Redlining, a historical housing discrimination practice, continues to be linked to worse cardiovascular health among U.S. veterans, according to research published in JAMA Network Open.
The analysis used data from the Home Owners’ Loan Corporation (HOLC), a New Deal program that was created by Congress in the 1930s in an attempt to make homeownership more accessible during the Great Depression. But HOLC ended up making it harder for many Americans to get mortgages, classifying areas with large numbers of racial, ethnic and religious minorities as high-risk and coding their neighborhood maps with the red color that gave the practice of redlining its name.
Though HOLC discontinued its mapping in the 1940s, racist housing policies persisted for decades. Redlining was prohibited by the 1968 Fair Housing Act, but it has long been associated with increased disease risk, reduced access to health care and other worse health outcomes.
Researchers used historic HOLC and census data, along with medical data from Veterans Affairs patients, to look at the cardiovascular health of 79,997 veterans with atherosclerotic diseases such as coronary artery disease. They also looked at median household income and education levels and other information to assess the current prosperity of neighborhoods.
The analysis included patients from 81.5 percent of the tracts graded by HOLC. Patients living in areas once given HOLC’s highest grade were likelier to be White, and they had lower rates of cardiovascular risk factors such as smoking, chronic kidney disease, high blood pressure and obesity. Those risk factors were more common in once-redlined neighborhoods. For example, 31.1 percent of veterans living in neighborhoods graded riskiest by HOLC smoked, compared with 27.2 percent of those living in neighborhoods graded as lowest risk.

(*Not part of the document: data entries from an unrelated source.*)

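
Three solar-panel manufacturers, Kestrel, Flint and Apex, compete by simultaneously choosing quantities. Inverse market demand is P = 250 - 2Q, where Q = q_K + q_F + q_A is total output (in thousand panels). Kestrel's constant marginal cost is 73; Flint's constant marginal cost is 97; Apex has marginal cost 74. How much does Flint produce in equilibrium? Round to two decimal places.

13.25

Kestrel's profit: π_K = (250 - 2Q)q_K - (73q_K). Setting ∂π_K/∂q_K = 0: 177 - 4q_K - 2(q_F + q_A) = 0.
Flint's profit: π_F = (250 - 2Q)q_F - (97q_F). Setting ∂π_F/∂q_F = 0: 153 - 4q_F - 2(q_K + q_A) = 0.
Apex's profit: π_A = (250 - 2Q)q_A - (74q_A). Setting ∂π_A/∂q_A = 0: 176 - 4q_A - 2(q_K + q_F) = 0.
Summing all 3 equations gives 506 − 8Q = 0, hence Q = 253/4.
Back-substituting: q_K = (177 − 253/2)/2 = 101/4, q_F = (153 − 253/2)/2 = 53/4, q_A = (176 − 253/2)/2 = 99/4.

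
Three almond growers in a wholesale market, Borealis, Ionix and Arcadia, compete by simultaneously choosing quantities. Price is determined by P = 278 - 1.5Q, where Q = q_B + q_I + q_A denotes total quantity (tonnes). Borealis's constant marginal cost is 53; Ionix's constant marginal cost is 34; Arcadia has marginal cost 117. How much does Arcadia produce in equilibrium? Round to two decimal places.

2.33

Borealis's profit: π_B = (278 - 1.5Q)q_B - (53q_B). Setting ∂π_B/∂q_B = 0: 225 - 3q_B - (3/2)(q_I + q_A) = 0.
Ionix's first-order condition: 244 - 3q_I - (3/2)(q_B + q_A) = 0.
Arcadia's profit: π_A = (278 - 1.5Q)q_A - (117q_A). Setting ∂π_A/∂q_A = 0: 161 - 3q_A - (3/2)(q_B + q_I) = 0.
Adding the 3 first-order conditions: 630 − 6Q = 0, so Q = 105.
Back-substituting: q_B = (225 − 315/2)/(3/2) = 45, q_I = (244 − 315/2)/(3/2) = 173/3, q_A = (161 − 315/2)/(3/2) = 7/3.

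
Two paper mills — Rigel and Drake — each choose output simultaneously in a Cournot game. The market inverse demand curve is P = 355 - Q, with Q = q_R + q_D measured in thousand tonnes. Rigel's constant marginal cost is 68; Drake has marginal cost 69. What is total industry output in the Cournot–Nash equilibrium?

Rigel's profit: π_R = (355 - Q)q_R - (68q_R). Setting ∂π_R/∂q_R = 0: 287 - 2q_R - (q_D) = 0.
Drake's first-order condition: 286 - 2q_D - (q_R) = 0.
Best responses: q_R = (287 - q_D)/2, q_D = (286 - q_R)/2.
Substituting one into the other gives q_R = 96 and q_D = 95.
Total output Q = 96 + 95 = 191.

191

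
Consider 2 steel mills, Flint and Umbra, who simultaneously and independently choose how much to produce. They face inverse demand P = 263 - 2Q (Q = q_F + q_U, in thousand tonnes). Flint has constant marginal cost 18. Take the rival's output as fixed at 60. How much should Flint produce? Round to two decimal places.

With the rival's output fixed at 60, Flint's profit is π_F = (263 - 2·60 - 2q_F)q_F - (18q_F) = (143 - 2q_F)q_F - (18q_F).
∂π_F/∂q_F = 125 - 4q_F = 0, so q_F = 125/4.

31.25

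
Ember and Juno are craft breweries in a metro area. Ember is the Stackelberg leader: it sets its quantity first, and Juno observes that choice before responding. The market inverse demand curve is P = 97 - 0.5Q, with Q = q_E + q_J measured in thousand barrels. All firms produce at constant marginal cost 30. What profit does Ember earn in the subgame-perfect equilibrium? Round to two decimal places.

1122.25

Solve by backward induction. Given q_E, the follower Juno maximises π_J = (97 - (1/2)q_E - (1/2)q_J)q_J - 30q_J.
∂π_J/∂q_J = 67 - (1/2)q_E - q_J = 0 gives the reaction function q_J = (67 - (1/2)q_E).
Ember substitutes q_J(q_E) into its own profit: π_E = q_E(97 - (1/2)q_E - (67 - (1/2)q_E)/2) - 30q_E = (127/2 - (1/4)q_E)q_E - 30q_E.
Leader FOC: 67/2 - (1/2)q_E = 0, so q_E = 67.
Then q_J = (67 - (1/2)·67) = 67/2.
Price P = 97 - (1/2)·(201/2) = 187/4.
Ember's profit: (187/4 - 30)·67 = 1122.2500.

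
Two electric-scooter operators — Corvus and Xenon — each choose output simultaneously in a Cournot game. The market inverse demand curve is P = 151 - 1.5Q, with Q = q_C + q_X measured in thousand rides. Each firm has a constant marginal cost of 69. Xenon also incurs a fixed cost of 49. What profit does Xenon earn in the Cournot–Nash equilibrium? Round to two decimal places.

A representative firm's profit is π_i = q_i(151 - 1.5Q) - 69q_i.
Setting ∂π_i/∂q_i = 0 with rivals' quantities fixed: 82 - 3q_i - (3/2)q_j = 0.
By symmetry each firm produces the same amount; substituting q_j = q_i yields q_i = 82/(9/2) = 164/9.
Price P = 151 - (3/2)·(328/9) = 289/3.
Xenon's profit: (289/3 - 69)·(164/9) - 49 = 449.0741.

449.07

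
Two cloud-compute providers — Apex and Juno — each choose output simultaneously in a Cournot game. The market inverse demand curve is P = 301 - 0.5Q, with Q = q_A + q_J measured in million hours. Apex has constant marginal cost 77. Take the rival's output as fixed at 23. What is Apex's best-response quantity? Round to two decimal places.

With the rival's output fixed at 23, Apex's profit is π_A = (301 - (1/2)·23 - (1/2)q_A)q_A - (77q_A) = (579/2 - (1/2)q_A)q_A - (77q_A).
∂π_A/∂q_A = 425/2 - q_A = 0, so q_A = 425/2.

212.50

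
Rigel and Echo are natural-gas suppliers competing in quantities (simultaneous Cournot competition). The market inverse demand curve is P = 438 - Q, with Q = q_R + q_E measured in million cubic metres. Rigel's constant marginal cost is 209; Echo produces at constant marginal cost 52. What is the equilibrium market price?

Rigel's profit: π_R = (438 - Q)q_R - (209q_R). Setting ∂π_R/∂q_R = 0: 229 - 2q_R - (q_E) = 0.
Echo's first-order condition: 386 - 2q_E - (q_R) = 0.
Rearranging gives the reaction functions q_R = (229 - q_E)/2 and q_E = (386 - q_R)/2.
Solving the pair: q_R = 24, q_E = 181.
Total output Q = 205, so price P = 438 - 205 = 233.

233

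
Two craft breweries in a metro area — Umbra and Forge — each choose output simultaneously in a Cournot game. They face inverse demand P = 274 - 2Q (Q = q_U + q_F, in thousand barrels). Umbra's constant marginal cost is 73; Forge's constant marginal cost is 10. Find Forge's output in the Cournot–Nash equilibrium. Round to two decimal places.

54.50

Umbra's profit: π_U = (274 - 2Q)q_U - (73q_U). Setting ∂π_U/∂q_U = 0: 201 - 4q_U - 2(q_F) = 0.
Forge's profit: π_F = (274 - 2Q)q_F - (10q_F). Setting ∂π_F/∂q_F = 0: 264 - 4q_F - 2(q_U) = 0.
Best responses: q_U = (201 - 2q_F)/4, q_F = (264 - 2q_U)/4.
Solving the pair: q_U = 23, q_F = 109/2.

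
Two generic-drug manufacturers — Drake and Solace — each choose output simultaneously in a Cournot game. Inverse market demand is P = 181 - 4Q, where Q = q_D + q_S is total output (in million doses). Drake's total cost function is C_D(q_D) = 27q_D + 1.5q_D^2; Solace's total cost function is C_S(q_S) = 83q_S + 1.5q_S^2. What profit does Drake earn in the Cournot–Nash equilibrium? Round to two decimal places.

845.68

Drake's profit: π_D = (181 - 4Q)q_D - (27q_D + (3/2)q_D²). Setting ∂π_D/∂q_D = 0: 154 - 11q_D - 4(q_S) = 0.
Solace's profit: π_S = (181 - 4Q)q_S - (83q_S + (3/2)q_S²). Setting ∂π_S/∂q_S = 0: 98 - 11q_S - 4(q_D) = 0.
Best responses: q_D = (154 - 4q_S)/11, q_S = (98 - 4q_D)/11.
Substituting one into the other gives q_D = 62/5 and q_S = 22/5.
Price P = 181 - 4·(84/5) = 569/5.
Drake's profit: (569/5)·(62/5) - 27·(62/5) - (3/2)(62/5)² = 845.6800.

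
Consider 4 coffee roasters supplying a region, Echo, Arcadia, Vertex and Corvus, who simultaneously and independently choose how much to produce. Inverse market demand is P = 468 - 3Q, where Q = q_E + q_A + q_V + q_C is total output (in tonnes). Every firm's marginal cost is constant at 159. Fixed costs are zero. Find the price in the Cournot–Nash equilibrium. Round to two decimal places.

Each firm earns π_i = (468 - 3Q)q_i - 159q_i.
Setting ∂π_i/∂q_i = 0 with rivals' quantities fixed: 309 - 6q_i - 3·Σ_{j≠i} q_j = 0.
By symmetry each firm produces the same amount; substituting Σ_{j≠i} q_j = 3q_i yields q_i = 309/15 = 103/5.
Total output Q = 412/5, so price P = 468 - 3·(412/5) = 1104/5.

220.80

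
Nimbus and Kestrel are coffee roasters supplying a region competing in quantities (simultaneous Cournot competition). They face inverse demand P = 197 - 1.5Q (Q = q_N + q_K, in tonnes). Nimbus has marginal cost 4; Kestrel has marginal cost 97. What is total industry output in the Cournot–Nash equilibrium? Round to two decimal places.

Nimbus's profit: π_N = (197 - 1.5Q)q_N - (4q_N). Setting ∂π_N/∂q_N = 0: 193 - 3q_N - (3/2)(q_K) = 0.
Kestrel's profit: π_K = (197 - 1.5Q)q_K - (97q_K). Setting ∂π_K/∂q_K = 0: 100 - 3q_K - (3/2)(q_N) = 0.
Rearranging gives the reaction functions q_N = (193 - (3/2)q_K)/3 and q_K = (100 - (3/2)q_N)/3.
Substituting one into the other gives q_N = 572/9 and q_K = 14/9.
Total output Q = 572/9 + 14/9 = 586/9.

65.11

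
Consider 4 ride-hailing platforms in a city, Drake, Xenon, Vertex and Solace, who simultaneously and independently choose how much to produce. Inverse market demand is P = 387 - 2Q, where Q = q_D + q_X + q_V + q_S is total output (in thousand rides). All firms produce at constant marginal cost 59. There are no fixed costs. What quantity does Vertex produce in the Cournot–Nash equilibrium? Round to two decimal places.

32.80

Each firm earns π_i = (387 - 2Q)q_i - 59q_i.
Setting ∂π_i/∂q_i = 0 with rivals' quantities fixed: 328 - 4q_i - 2·Σ_{j≠i} q_j = 0.
With identical firms every q_j equals q_i, so Σ_{j≠i} q_j = 3q_i and 328 = 10q_i, giving q_i = 164/5.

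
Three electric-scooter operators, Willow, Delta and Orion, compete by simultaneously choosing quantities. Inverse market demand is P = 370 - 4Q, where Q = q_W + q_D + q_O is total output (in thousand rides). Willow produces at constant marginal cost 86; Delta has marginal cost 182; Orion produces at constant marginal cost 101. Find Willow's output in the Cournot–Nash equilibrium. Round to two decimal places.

24.69

Willow's profit: π_W = (370 - 4Q)q_W - (86q_W). Setting ∂π_W/∂q_W = 0: 284 - 8q_W - 4(q_D + q_O) = 0.
Delta's first-order condition: 188 - 8q_D - 4(q_W + q_O) = 0.
Orion's first-order condition: 269 - 8q_O - 4(q_W + q_D) = 0.
Adding the 3 first-order conditions: 741 − 16Q = 0, so Q = 741/16.
Back-substituting: q_W = (284 − 741/4)/4 = 395/16, q_D = (188 − 741/4)/4 = 11/16, q_O = (269 − 741/4)/4 = 335/16.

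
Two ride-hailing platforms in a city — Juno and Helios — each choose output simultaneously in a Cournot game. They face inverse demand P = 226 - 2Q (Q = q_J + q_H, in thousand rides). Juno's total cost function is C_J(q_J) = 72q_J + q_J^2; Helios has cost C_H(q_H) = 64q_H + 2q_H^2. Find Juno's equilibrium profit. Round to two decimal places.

Juno's profit: π_J = (226 - 2Q)q_J - (72q_J + q_J²). Setting ∂π_J/∂q_J = 0: 154 - 6q_J - 2(q_H) = 0.
Helios's first-order condition: 162 - 8q_H - 2(q_J) = 0.
Rearranging gives the reaction functions q_J = (154 - 2q_H)/6 and q_H = (162 - 2q_J)/8.
Solving the pair: q_J = 227/11, q_H = 166/11.
Price P = 226 - 2·(393/11) = 1700/11.
Juno's profit: (1700/11)·(227/11) - 72·(227/11) - (227/11)² = 1277.5785.

1277.58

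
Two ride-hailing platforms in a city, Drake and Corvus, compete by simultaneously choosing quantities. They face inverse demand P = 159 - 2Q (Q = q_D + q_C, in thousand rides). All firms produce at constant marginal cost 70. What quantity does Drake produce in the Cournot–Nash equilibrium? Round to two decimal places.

Each firm earns π_i = (159 - 2Q)q_i - 70q_i.
Setting ∂π_i/∂q_i = 0 with rivals' quantities fixed: 89 - 4q_i - 2q_j = 0.
With identical firms every q_j equals q_i, so q_j = q_i and 89 = 6q_i, giving q_i = 89/6.

14.83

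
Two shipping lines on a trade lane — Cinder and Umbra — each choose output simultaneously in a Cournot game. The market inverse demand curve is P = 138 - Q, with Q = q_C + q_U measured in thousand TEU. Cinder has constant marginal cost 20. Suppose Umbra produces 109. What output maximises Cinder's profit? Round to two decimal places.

4.50

With the rival's output fixed at 109, Cinder's profit is π_C = (138 - 109 - q_C)q_C - (20q_C) = (29 - q_C)q_C - (20q_C).
∂π_C/∂q_C = 9 - 2q_C = 0, so q_C = 9/2.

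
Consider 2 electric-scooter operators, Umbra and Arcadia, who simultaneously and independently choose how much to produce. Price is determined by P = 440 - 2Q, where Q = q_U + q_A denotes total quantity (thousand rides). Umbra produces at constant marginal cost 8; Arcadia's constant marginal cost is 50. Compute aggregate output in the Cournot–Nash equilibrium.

Umbra's profit: π_U = (440 - 2Q)q_U - (8q_U). Setting ∂π_U/∂q_U = 0: 432 - 4q_U - 2(q_A) = 0.
Arcadia's profit: π_A = (440 - 2Q)q_A - (50q_A). Setting ∂π_A/∂q_A = 0: 390 - 4q_A - 2(q_U) = 0.
So q_U = (432 - 2q_A)/4 and q_A = (390 - 2q_U)/4.
Solving the pair: q_U = 79, q_A = 58.
Total output Q = 79 + 58 = 137.

137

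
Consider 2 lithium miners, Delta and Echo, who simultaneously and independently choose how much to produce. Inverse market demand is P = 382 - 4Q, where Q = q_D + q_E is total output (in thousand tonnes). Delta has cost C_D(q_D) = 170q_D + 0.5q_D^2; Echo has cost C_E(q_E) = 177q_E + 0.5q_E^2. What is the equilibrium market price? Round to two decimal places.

253.69

Delta's profit: π_D = (382 - 4Q)q_D - (170q_D + (1/2)q_D²). Setting ∂π_D/∂q_D = 0: 212 - 9q_D - 4(q_E) = 0.
Echo's first-order condition: 205 - 9q_E - 4(q_D) = 0.
So q_D = (212 - 4q_E)/9 and q_E = (205 - 4q_D)/9.
Substituting one into the other gives q_D = 1088/65 and q_E = 997/65.
Total output Q = 417/13, so price P = 382 - 4·(417/13) = 253.6923.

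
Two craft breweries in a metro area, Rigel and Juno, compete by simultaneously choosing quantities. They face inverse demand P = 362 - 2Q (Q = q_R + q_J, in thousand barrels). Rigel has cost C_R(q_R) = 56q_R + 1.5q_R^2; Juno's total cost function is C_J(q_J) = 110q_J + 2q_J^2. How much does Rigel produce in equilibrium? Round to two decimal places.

37.38

Rigel's profit: π_R = (362 - 2Q)q_R - (56q_R + (3/2)q_R²). Setting ∂π_R/∂q_R = 0: 306 - 7q_R - 2(q_J) = 0.
Juno's profit: π_J = (362 - 2Q)q_J - (110q_J + 2q_J²). Setting ∂π_J/∂q_J = 0: 252 - 8q_J - 2(q_R) = 0.
Rearranging gives the reaction functions q_R = (306 - 2q_J)/7 and q_J = (252 - 2q_R)/8.
Solving the pair: q_R = 486/13, q_J = 288/13.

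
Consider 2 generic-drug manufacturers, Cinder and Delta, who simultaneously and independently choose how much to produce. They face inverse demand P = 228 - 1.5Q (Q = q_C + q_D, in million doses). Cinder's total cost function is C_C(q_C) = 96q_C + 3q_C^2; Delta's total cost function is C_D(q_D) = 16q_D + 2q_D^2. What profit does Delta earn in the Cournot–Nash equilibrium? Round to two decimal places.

2773.11

Cinder's profit: π_C = (228 - 1.5Q)q_C - (96q_C + 3q_C²). Setting ∂π_C/∂q_C = 0: 132 - 9q_C - (3/2)(q_D) = 0.
Delta's first-order condition: 212 - 7q_D - (3/2)(q_C) = 0.
Best responses: q_C = (132 - (3/2)q_D)/9, q_D = (212 - (3/2)q_C)/7.
Solving the pair: q_C = 808/81, q_D = 760/27.
Price P = 228 - (3/2)·38.1235 = 170.8148.
Delta's profit: 170.8148·(760/27) - 16·(760/27) - 2(760/27)² = 2773.1139.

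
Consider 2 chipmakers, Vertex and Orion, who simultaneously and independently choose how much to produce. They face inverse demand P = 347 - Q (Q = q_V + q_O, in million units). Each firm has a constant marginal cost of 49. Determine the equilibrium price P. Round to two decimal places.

Each firm earns π_i = (347 - Q)q_i - 49q_i.
Setting ∂π_i/∂q_i = 0 with rivals' quantities fixed: 298 - 2q_i - q_j = 0.
By symmetry each firm produces the same amount; substituting q_j = q_i yields q_i = 298/3.
Total output Q = 596/3, so price P = 347 - 596/3 = 445/3.

148.33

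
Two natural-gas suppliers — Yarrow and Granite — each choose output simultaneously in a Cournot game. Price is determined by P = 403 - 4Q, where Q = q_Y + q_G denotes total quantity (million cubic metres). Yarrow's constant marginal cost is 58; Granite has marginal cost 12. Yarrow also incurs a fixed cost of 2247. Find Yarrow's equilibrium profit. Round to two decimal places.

Yarrow's profit: π_Y = (403 - 4Q)q_Y - (58q_Y). Setting ∂π_Y/∂q_Y = 0: 345 - 8q_Y - 4(q_G) = 0.
Granite's profit: π_G = (403 - 4Q)q_G - (12q_G). Setting ∂π_G/∂q_G = 0: 391 - 8q_G - 4(q_Y) = 0.
Best responses: q_Y = (345 - 4q_G)/8, q_G = (391 - 4q_Y)/8.
Solving the pair: q_Y = 299/12, q_G = 437/12.
Price P = 403 - 4·(184/3) = 473/3.
Yarrow's profit: (473/3 - 58)·(299/12) - 2247 = 236.3611.

236.36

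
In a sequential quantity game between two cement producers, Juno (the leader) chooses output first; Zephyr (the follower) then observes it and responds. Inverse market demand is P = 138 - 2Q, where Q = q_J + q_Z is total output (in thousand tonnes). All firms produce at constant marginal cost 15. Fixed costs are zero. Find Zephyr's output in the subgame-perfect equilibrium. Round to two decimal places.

15.38

Solve by backward induction. Given q_J, the follower Zephyr maximises π_Z = (138 - 2q_J - 2q_Z)q_Z - 15q_Z.
Follower FOC: 123 - 2q_J - 4q_Z = 0, so q_Z(q_J) = (123 - 2q_J)/4.
Juno substitutes q_Z(q_J) into its own profit: π_J = q_J(138 - 2q_J - (123 - 2q_J)/2) - 15q_J = (153/2 - q_J)q_J - 15q_J.
The leader's first-order condition 123/2 - 2q_J = 0 yields q_J = 123/4.
Then q_Z = (123 - 2·(123/4))/4 = 123/8.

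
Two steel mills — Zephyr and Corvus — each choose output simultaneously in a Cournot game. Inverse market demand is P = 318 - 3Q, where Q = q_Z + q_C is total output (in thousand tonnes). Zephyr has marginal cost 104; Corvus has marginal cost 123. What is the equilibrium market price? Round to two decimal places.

Zephyr's profit: π_Z = (318 - 3Q)q_Z - (104q_Z). Setting ∂π_Z/∂q_Z = 0: 214 - 6q_Z - 3(q_C) = 0.
Corvus's profit: π_C = (318 - 3Q)q_C - (123q_C). Setting ∂π_C/∂q_C = 0: 195 - 6q_C - 3(q_Z) = 0.
So q_Z = (214 - 3q_C)/6 and q_C = (195 - 3q_Z)/6.
Substituting one into the other gives q_Z = 233/9 and q_C = 176/9.
Total output Q = 409/9, so price P = 318 - 3·(409/9) = 545/3.

181.67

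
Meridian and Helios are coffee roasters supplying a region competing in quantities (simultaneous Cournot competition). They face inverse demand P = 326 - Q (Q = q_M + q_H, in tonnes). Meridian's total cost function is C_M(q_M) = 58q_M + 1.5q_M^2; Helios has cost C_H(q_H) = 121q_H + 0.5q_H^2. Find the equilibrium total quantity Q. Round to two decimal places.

96.86

Meridian's profit: π_M = (326 - Q)q_M - (58q_M + (3/2)q_M²). Setting ∂π_M/∂q_M = 0: 268 - 5q_M - (q_H) = 0.
Helios's profit: π_H = (326 - Q)q_H - (121q_H + (1/2)q_H²). Setting ∂π_H/∂q_H = 0: 205 - 3q_H - (q_M) = 0.
Rearranging gives the reaction functions q_M = (268 - q_H)/5 and q_H = (205 - q_M)/3.
Substituting one into the other gives q_M = 599/14 and q_H = 757/14.
Total output Q = 599/14 + 757/14 = 678/7.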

Patients living in formerly redlined neighborhoods were likelier to be diagnosed with chronic kidney disease, heart failure, diabetes and chronic obstructive pulmonary disease. They also had a nearly 13 percent higher mortality risk and a 14 percent higher risk of having a major cardiovascular event, such as a stroke or heart attack, than their counterparts in other neighborhoods.
The risk is probably the result of a variety of factors, the researchers write. Formerly redlined neighborhoods have worse air quality, for example, and higher noise levels — both of which have been linked to adverse health outcomes. And those whose ancestors faced racism and discrimination may have inherited genetic factors that could affect cardiovascular health, they add.
“This further underscores the idea that one’s surrounding environment is a powerful estimator of health,” the researchers write — even though it has been nearly a century since HOLC introduced redlining. They call for public health experts to consider neighborhood when assessing cardiovascular risk, and suggest that further research be conducted to inform policies around everything from food access to tobacco sales.